In Washington, Defense Secretary Leon E. Panetta said intelligence suggests Assad has moved some of Syria's chemical weapons to better secure them. Panetta said the main sites are believed to be secure, though his comments indicated that there are lingering questions about what happened to some of the weapons.

On the diplomatic front, top representatives from Western nations and Middle East allies met Friday at the U.N. to urge Syria's fractured opposition to unite. Secretary of State Hillary Rodham Clinton told the Friends of Syria group that the United States would deliver an additional $15 million in nonlethal aid and $30 million in humanitarian support, on top of more than $175 million already given to political opposition.

Diplomacy has been largely sidelined in the 18-month-old Syria conflict because a key tool - U.N. Security Council action - has been neutralized by vetoes from Assad allies Russia and China.

The military battle for control of the country has also been locked in a stalemate, most visibly in Aleppo, a northern city of three million.

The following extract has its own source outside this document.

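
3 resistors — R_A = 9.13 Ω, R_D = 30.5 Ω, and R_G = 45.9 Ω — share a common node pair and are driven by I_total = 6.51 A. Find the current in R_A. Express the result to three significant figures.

I ≈ 4.35 A

ΣG = 1/9.13 + 1/30.5 + 1/45.9 = 0.1641.
Current divider: I(R_A) = I_total · G_k/ΣG = 6.51 × (0.1095/0.1641) = 6.51 × 0.6674 = 4.345 A.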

Since a rebel offensive on Aleppo two months ago, each side has controlled about half of the city and has repeatedly tried - but failed - to capture the rest. Aleppo would be a major strategic prize, giving the victor new momentum.

Late Thursday, rebels forces launched what they said would be a "decisive battle" that by Friday had spread to wide swaths of the city. "The city is witnessing one of the most violent days. All fronts are on fire," Aleppo-based activist Baraa al-Halabi said.

For the first time, rebel fighters entered one of Aleppo's Kurdish areas, amid conflicting reports about whether some of the local residents fought alongside regime troops or stayed out of the battle.

Since the outbreak of the uprising against Assad in March 2011, Kurds have been split in their loyalties, some siding with the regime while others joined opposition protests.

Syria's state-run news agency SANA confirmed battles in a number of Aleppo districts, reporting that dozens of rebels were killed. The Britain-based Syrian Observatory for Human Rights, an activist group, put the day's death toll in the city at 23.

In Geneva, the United Nations' top human-rights body stepped up efforts to gather evidence against members of Assad's regime. The Human Rights Council appointed a renowned U.N. war-crimes prosecutor, Carla Del Ponte, to its independent panel probing alleged war crimes in Syria. Such evidence could be used in a future war-crimes tribunal hearing - although none is planned so far.

The council also extended the panel's mission, due to expire by the end of September, by another six months. Last week, the investigators submitted a confidential second list of suspected war-crimes perpetrators to the U.N. human-rights office.